The Devon Rex maintains its short-haired examine careful breeding with American and British short-hair breeds to boost the gene pool and stabilize their uniqueness. The actual Devon, besides getting the loose waves and curls of fur much like the line's progenitor, also exhibit substantial low-slung ears and massive, bright eyes. The fast, upturned nose completes the inquisitive "pixie" look and expression in the Devon Rex.


The Devon is quite friendly, always searching out the touch and shut companionship of their human. This might be also as the short tresses are not too efficient. insulation. They're very active and intensely curious. Their agility and jumping prowess makes anywhere you want to in the house offered to them. Because of their active nature, it is strongly suggested these predominately indoor cats don't be declawed but given an acceptable scratching post and training for doing things instead of the furniture.

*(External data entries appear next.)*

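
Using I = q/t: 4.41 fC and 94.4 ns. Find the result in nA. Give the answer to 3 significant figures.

(4.41e-15) / (94.4e-9) = 0.046716e-6 A

46.7 nA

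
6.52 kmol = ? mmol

kilo = 10³, milli = 10⁻³; factor is 10⁶.
6.52 × 10⁶ = 6520000

6520000 mmol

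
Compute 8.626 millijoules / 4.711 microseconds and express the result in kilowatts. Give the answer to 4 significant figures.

(8.626 × 10⁻³) / (4.711 × 10⁻⁶) = 1.83103 × 10³ W

1.831 kilowatts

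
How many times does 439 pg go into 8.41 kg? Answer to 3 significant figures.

(8.41 × 10³) / (439 × 10⁻¹²) = 0.01916 × 10¹⁵

19200000000000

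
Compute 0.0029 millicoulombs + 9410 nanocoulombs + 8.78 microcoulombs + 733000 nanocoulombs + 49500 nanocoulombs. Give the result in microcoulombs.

In microcoulombs:
  0.0029 millicoulombs = 0.0029 × 10^3 microcoulombs = 2.9
  9410 nanocoulombs = 9410 × 10^-3 microcoulombs = 9.41
  8.78 microcoulombs → 8.78
  733000 nanocoulombs = 733000 × 10^-3 microcoulombs = 733
  49500 nanocoulombs = 49500 × 10^-3 microcoulombs = 49.5
Sum: 2.9 + 9.41 + 8.78 + 733 + 49.5 = 803.59

803.59 microcoulombs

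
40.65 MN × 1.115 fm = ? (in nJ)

45.32475 nJ

40.65 × 10⁶ × 1.115 × 10⁻¹⁵ = 45.32475 × 10⁻⁹ J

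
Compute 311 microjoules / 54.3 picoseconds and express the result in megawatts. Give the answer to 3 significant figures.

(311e-6) / (54.3e-12) = 5.7274e6 W

5.73 megawatts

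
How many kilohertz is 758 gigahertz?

giga = 10⁹, kilo = 10³; factor is 10⁶.
758 × 10⁶ = 758000000

758000000 kilohertz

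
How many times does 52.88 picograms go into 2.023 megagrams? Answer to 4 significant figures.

(2.023 × 10^6) / (52.88 × 10^-12) = 0.038256 × 10^18

38260000000000000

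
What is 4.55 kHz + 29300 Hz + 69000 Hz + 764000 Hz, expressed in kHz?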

The Devon does not require much grooming. A simple damp-cloth wash-down or shampooing and towel dry will keep them clean and looking positive. A little extra care has to be given to their huge ears. There is no standard coloration for the Devon Rex as they are available in a variety of colors from black to white plus some need the pointed coloration of Siamese and Persian cats.

While a highly taken care of Devon Rex is robust in most cases healthy, there are still a number of genetic problems the breed is vunerable to. Such conditions as spasticity, hip dysplasia, luxating patella, and cardiomyopathy may affect these loving newbies in the cat world.